“I know, I know. Crap. The logic of this escapes me. Does the logic of this escape you?”
“Not really,” David said. “It’s not the 1950s anymore. People have more money. They don’t want to buy discounted crap all the time—”
“Some of them must. Not all of them have more money. We’ve got, what, nearly fifty million people who can’t afford health insurance? They have to buy their clothes somewhere. They can’t be going to Laura Ashley to do it.”
“There’s Wal-Mart. And Kmart. And Kmart has been in trouble for a long time. If you bring the prices down low enough to matter, you don’t have the margin you need to make any money. If you don’t bring them down, the people you need to draw never come into the store. And the ones who can buy Laura Ashley won’t come in just because your prices are a little higher than Sam Walton’s.”
There was a long, exasperated sigh on the other end of the line. David felt the elevator bounce to a stop at the lobby level. The doors opened. He walked out. The security guard was on duty in front. Nobody else was around. He had worked past everybody else’s quitting time, again. He sat down on the edge of the big marble planter in the foyer’s center and stretched his legs out in front of him.
“Tony?”
“I’m here. Sorry. Charlotte is having some kind of tantrum about the ice swans. Ice swans. Never mind. How the hell does a company lose thirty million dollars in eight months and not even have a record of where it went? How can anybody be that disorganized? And now we’ve got—what? Is it just layoffs? Are we going to have to push for closings?”
“I think so. I don’t have a complete plan just yet. That’s going to take till the middle of next week. But at the minimum, I think they’re going to have to close down at least a fifth of their stores, maybe a quarter. Anything in direct competition with Wal-Mart, certainly. Maybe some of the smaller places that aren’t doing much volume.”
“Anything right here in Philadelphia or on the Main Line?”
“I don’t know for sure. Off the top of my head, I’d say yes. There’s going to be trouble with all the city stores. Philadelphia, New York, Boston, Hartford. They’ve all got the same problem, which is terrific overhead. The real estate taxes alone are crippling.”
“Crap again. So they lay off eight to fifteen thousand right before Christmas, and those heavily concentrated in central cities where there’s practically no other work for their people to find. I can see the headline in The Nation now.”
“Yes, I know. But I don’t see that there’s anything else we can do.”
“Maybe not. But you’re not the one who’s going to be called an ‘Apostle of Greed’ by David Corn. Or maybe, God help us, Gore Vidal.”
“Yes. I know. We need to get this done over the weekend if we can. It would be best if we could do it informally. Do you want me to make the phone call, or will you?”
“No, I’ll make it. It’ll give me another excuse to avoid the ice swans. Are you coming out to this thing?”
“Wouldn’t miss it.”
“I would. Forget it. I’ll talk to you here. We’ll disappear into the cloak room for half an hour and I’ll read through the sheets. Crap, crap, crap.”
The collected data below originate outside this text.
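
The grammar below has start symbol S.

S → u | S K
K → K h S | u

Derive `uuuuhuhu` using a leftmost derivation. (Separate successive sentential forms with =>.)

S => SK => SKK => SKKK => uKKK => uuKK => uuuK => uuuKhS => uuuKhShS => uuuuhShS => uuuuhuhS => uuuuhuhu

S => SK   [S → S K]
SK => SKK   [S → S K]
SKK => SKKK   [S → S K]
SKKK => uKKK   [S → u]
uKKK => uuKK   [K → u]
uuKK => uuuK   [K → u]
uuuK => uuuKhS   [K → K h S]
uuuKhS => uuuKhShS   [K → K h S]
uuuKhShS => uuuuhShS   [K → u]
uuuuhShS => uuuuhuhS   [S → u]
uuuuhuhS => uuuuhuhu   [S → u]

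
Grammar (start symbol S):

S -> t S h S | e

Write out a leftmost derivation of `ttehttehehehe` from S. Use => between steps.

S => tShS => ttShShS => ttehShS => ttehtShShS => ttehttShShShS => ttehttehShShS => ttehttehehShS => ttehttehehehS => ttehttehehehe

S => tShS   [S -> t S h S]
tShS => ttShShS   [S -> t S h S]
ttShShS => ttehShS   [S -> e]
ttehShS => ttehtShShS   [S -> t S h S]
ttehtShShS => ttehttShShShS   [S -> t S h S]
ttehttShShShS => ttehttehShShS   [S -> e]
ttehttehShShS => ttehttehehShS   [S -> e]
ttehttehehShS => ttehttehehehS   [S -> e]
ttehttehehehS => ttehttehehehe   [S -> e]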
“Yes,” David said again, but Tony had already hung up. David shut off the cell phone and folded it up and put it back in his pocket. Suddenly, the world just outside the bank’s tinted glass doors looked worse than cold. It reminded him of that Robert Frost poem: some say the world will end in fire, some say in ice. He had no idea if he was quoting that correctly. He hadn’t paid much attention to literature classes when he was at Exeter. He hadn’t paid much attention to anything in all the long years of his education, not at Exeter, not at Yale, not even at the Harvard Business School. He was beginning to think he should have.
“Here’s the deal,” Annie had said, hunching over the big plate of linguine with white clam sauce that she hadn’t even touched. “Once you’ve started asking yourself questions, you’ve only got two choices. Either you do what Tony does and learn to live with the alienation, or you get out. I don’t think you’re the kind who can learn to live with the alienation.”
“I don’t think I’m the kind who can get out,” he’d said—and then he’d downed his entire glass of wine in a single gulp.
He got off the marble planter and went out the bank’s front doors, into the cold that was even more frigid than he had been expecting it to be. If there had been any moisture in the air, it might have snowed. He couldn’t remember a time when it had snowed this early in November. He stuck his gloved hands in his pockets and stepped off the curb to hail a cab.